L’expérience complètement inédite fait partie du programme de défense planétaire de la Nasa mis sur pied à la fin des années 1990. En 2026, les États-Unis lanceront l’observatoire spatial NEO Surveyor, dédié à la détection des géocroiseurs de plus de 140 m de diamètre (voir photo 3). L’agence spatiale européenne (Esa) quant à elle, développe le réseau de télescopes terrestres FlyEye dans le même but. «Aujourd’hui, la Nasa et l’Esa observent avec des télescopes dans le domaine visible, ce qui empêche de détecter tous les corps qui se trouvent du côté du Soleil, pointe Ozgur Karatekin, également responsable d’un groupe de travail de la mission européenne Hera, qui avec la mission DART forment la coordination internationale AIDA (Asteroid Impact and Deflection Assessment).
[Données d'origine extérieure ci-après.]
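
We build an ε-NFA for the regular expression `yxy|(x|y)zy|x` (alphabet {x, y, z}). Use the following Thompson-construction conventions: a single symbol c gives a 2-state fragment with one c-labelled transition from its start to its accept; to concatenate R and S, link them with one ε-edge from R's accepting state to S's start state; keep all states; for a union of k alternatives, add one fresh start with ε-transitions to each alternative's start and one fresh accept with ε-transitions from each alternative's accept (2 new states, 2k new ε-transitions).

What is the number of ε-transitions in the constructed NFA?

Recursing over subexpressions:
Each of the 8 symbol leaves contributes 0 ε-transitions.
  yxy = 2 ε-transitions
  x|y = 4 ε-transitions
  (x|y)zy = 6 ε-transitions
  yxy|(x|y)zy|x = 14 ε-transitions

14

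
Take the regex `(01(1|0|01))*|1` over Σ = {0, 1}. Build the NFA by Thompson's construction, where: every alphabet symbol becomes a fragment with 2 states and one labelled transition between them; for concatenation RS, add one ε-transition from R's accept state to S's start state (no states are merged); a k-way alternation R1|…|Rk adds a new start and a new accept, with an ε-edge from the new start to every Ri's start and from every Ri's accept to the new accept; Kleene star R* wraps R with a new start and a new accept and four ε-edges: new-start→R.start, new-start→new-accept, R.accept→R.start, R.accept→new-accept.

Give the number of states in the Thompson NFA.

By structural recursion:
Each of the 7 symbol leaves contributes a 2-state fragment.
  01 = 4 states
  1|0|01 = 10 states
  01(1|0|01) = 14 states
  (01(1|0|01))* = 16 states
  (01(1|0|01))*|1 = 20 states

20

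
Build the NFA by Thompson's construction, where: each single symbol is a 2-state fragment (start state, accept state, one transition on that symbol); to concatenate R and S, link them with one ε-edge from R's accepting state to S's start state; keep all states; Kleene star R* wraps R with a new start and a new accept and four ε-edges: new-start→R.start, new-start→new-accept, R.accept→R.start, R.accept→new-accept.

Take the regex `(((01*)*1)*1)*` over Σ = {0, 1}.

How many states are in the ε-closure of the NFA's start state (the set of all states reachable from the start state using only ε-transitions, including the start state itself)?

Work bottom-up. For each fragment F, track |ε-closure(F.start)| and whether F's accept lies in that closure (i.e. whether F accepts ε). A single-symbol fragment has closure size 1 and does not accept ε.
  1* → the star's fresh start ε-reaches both the body's start and the fresh accept: C = 2 + 1 = 3
  01* → same as the first factor's closure: C = 1
  (01*)* → the star's fresh start ε-reaches both the body's start and the fresh accept: C = 2 + 1 = 3
  (01*)*1 → the left operand accepts ε, so the closure extends into the next operand (via the concat ε-link); C = 3 + 1 = 4
  ((01*)*1)* → C = 1 (new start) + 4 (body) + 1 (new accept) = 6
  ((01*)*1)*1 → C = 6 + 1 = 7 (closure spills across the concat boundary because the left factor accepts ε)
  (((01*)*1)*1)* → the star's fresh start ε-reaches both the body's start and the fresh accept: C = 2 + 7 = 9

9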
Le télescope spatial NEO Surveyor et le réseau terrestre FlyEye sont donc fondamentaux, car ils vont permettre de combler ce vide en observant dans l’infrarouge». La construction du premier télescope FlyEye-1 sur 4 au total, a actuellement lieu en Sicile pour une mise en service en 2023, avec environ 4 ans de retard. 
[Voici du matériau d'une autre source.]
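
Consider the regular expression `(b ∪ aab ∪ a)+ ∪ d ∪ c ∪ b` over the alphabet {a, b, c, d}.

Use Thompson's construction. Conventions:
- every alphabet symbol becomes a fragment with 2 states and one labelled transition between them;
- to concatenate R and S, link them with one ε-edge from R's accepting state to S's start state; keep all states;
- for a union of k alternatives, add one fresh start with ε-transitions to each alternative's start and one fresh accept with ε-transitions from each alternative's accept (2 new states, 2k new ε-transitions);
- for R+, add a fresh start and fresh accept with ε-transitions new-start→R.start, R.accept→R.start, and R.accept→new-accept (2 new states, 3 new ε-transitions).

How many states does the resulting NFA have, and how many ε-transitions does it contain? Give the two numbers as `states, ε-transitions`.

22, 19

By structural recursion:
Each of the 8 symbol leaves contributes 2 states and 0 ε-transitions.
  aab : 6 states, 2 ε-transitions
  b ∪ aab ∪ a : 12 states, 8 ε-transitions
  (b ∪ aab ∪ a)+ : 14 states, 11 ε-transitions
  (b ∪ aab ∪ a)+ ∪ d ∪ c ∪ b : 22 states, 19 ε-transitions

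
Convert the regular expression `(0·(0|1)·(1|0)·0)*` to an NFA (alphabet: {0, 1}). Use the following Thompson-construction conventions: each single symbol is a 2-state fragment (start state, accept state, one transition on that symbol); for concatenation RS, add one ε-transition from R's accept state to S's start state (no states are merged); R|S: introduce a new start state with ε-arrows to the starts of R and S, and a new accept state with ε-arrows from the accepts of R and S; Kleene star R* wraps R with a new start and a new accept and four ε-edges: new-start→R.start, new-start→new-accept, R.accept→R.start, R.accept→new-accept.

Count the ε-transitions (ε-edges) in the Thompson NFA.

Per subexpression:
Each of the 6 symbol leaves contributes 0 ε-transitions.
  0|1 = 4 ε-transitions
  1|0 = 4 ε-transitions
  0·(0|1)·(1|0)·0 = 11 ε-transitions
  (0·(0|1)·(1|0)·0)* = 15 ε-transitions

15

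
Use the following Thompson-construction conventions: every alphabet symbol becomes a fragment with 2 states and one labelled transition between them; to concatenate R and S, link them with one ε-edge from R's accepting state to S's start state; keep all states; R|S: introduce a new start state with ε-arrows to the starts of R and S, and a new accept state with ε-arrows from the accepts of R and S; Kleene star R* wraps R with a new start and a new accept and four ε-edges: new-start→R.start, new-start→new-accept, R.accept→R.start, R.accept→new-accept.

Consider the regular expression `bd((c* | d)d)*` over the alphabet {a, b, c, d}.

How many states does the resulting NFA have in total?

16

Building bottom-up:
Each of the 5 symbol leaves contributes a 2-state fragment.
  c* — 4 states
  c* | d — 8 states
  (c* | d)d — 10 states
  ((c* | d)d)* — 12 states
  bd((c* | d)d)* — 16 states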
3. La plupart des astéroïdes sont noirs. Les petits sont difficiles à voir dans l’obscurité de l’espace avec un télescope optique, mais un télescope fonctionnant avec des longueurs d’onde infrarouges est sensible aux astéroïdes dont les surfaces ont été réchauffées par le Soleil.

La mission NEO Surveyor dirigée par la NASA et actuellement en phase B, utilisera un télescope infrarouge fonctionnant dans 2 bandes infrarouges de 4-5 microns et 6-10 microns.
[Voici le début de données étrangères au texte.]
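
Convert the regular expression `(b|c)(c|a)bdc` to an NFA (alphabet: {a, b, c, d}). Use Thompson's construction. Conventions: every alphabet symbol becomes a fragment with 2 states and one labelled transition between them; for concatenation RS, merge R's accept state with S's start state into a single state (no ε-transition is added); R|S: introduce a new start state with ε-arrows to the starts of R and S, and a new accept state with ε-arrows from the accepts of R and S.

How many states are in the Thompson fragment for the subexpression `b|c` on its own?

6

Fragment for `b|c`:
Each of the 2 symbol leaves contributes a 2-state fragment.
  b|c = 6 states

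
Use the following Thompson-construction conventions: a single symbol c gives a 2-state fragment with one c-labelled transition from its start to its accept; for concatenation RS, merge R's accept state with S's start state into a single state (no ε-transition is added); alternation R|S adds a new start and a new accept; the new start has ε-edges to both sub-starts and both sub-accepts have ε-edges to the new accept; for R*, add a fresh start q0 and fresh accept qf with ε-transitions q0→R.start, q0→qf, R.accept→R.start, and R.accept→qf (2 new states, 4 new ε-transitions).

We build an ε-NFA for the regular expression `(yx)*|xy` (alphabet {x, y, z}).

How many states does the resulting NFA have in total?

10

Building bottom-up:
Each of the 4 symbol leaves contributes a 2-state fragment.
  yx → 3 states
  (yx)* → 5 states
  xy → 3 states
  (yx)*|xy → 10 states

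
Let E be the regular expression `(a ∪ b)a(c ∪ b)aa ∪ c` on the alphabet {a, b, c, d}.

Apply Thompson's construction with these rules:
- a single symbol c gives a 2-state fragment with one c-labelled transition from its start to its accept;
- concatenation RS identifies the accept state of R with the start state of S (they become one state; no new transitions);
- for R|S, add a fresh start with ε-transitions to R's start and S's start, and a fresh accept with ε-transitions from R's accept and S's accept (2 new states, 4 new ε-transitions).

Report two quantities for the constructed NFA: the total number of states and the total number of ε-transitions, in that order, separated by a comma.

18, 12

By structural recursion:
Each of the 8 symbol leaves contributes 2 states and 0 ε-transitions.
  a ∪ b : 6 states, 4 ε-transitions
  c ∪ b : 6 states, 4 ε-transitions
  (a ∪ b)a(c ∪ b)aa : 14 states, 8 ε-transitions
  (a ∪ b)a(c ∪ b)aa ∪ c : 18 states, 12 ε-transitions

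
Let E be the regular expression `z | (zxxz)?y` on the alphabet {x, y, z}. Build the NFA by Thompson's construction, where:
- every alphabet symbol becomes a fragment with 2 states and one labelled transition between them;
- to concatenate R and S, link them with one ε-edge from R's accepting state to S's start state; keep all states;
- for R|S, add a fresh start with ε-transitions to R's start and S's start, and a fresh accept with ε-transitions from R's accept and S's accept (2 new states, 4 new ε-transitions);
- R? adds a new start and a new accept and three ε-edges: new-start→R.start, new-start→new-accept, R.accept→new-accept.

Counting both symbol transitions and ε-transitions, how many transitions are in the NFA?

17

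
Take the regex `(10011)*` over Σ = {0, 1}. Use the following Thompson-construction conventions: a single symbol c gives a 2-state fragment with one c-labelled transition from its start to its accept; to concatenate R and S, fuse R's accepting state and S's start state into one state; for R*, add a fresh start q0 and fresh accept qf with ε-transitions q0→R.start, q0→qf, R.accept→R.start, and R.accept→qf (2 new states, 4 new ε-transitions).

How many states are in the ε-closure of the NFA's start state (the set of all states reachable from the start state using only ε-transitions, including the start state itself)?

3

Let C(F) = |ε-closure(F.start)| within fragment F, and note whether F accepts ε. Symbol fragments have C = 1 and do not accept ε. Then:
  10011 : C equals the left operand's closure size = 1 (its accept is not ε-reachable, so the closure stops there)
  (10011)* : the star's fresh start ε-reaches both the body's start and the fresh accept: C = 2 + 1 = 3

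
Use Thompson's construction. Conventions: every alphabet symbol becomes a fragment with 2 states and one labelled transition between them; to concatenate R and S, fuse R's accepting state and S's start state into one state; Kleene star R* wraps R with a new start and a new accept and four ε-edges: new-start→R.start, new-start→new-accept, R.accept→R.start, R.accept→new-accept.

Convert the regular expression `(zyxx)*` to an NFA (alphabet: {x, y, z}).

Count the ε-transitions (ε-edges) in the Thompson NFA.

4

By structural recursion:
Each of the 4 symbol leaves contributes 0 ε-transitions.
  zyxx — 0 ε-transitions
  (zyxx)* — 4 ε-transitions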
4. La mission Hera utilisera l’infrarouge pour scanner le cratère d’impact de Dimorphos, le petit astéroïde orbitant autour de
l’astéroïde Didymos.

Un gravimètre belge

La Nasa et l’Esa sont les 2 seules agences spatiales à avoir une politique active dans la détection des géocroiseurs, avec chacune un centre dédié au calcul des trajectoires et une structure pilotant la défense planétaire, le tout basé sur les observations des télescopes terrestres Catalina Sky Survey (Arizona), Pan-STARSS (Hawaï) et bientôt, le Vera C. Rubin Observatory (Chili).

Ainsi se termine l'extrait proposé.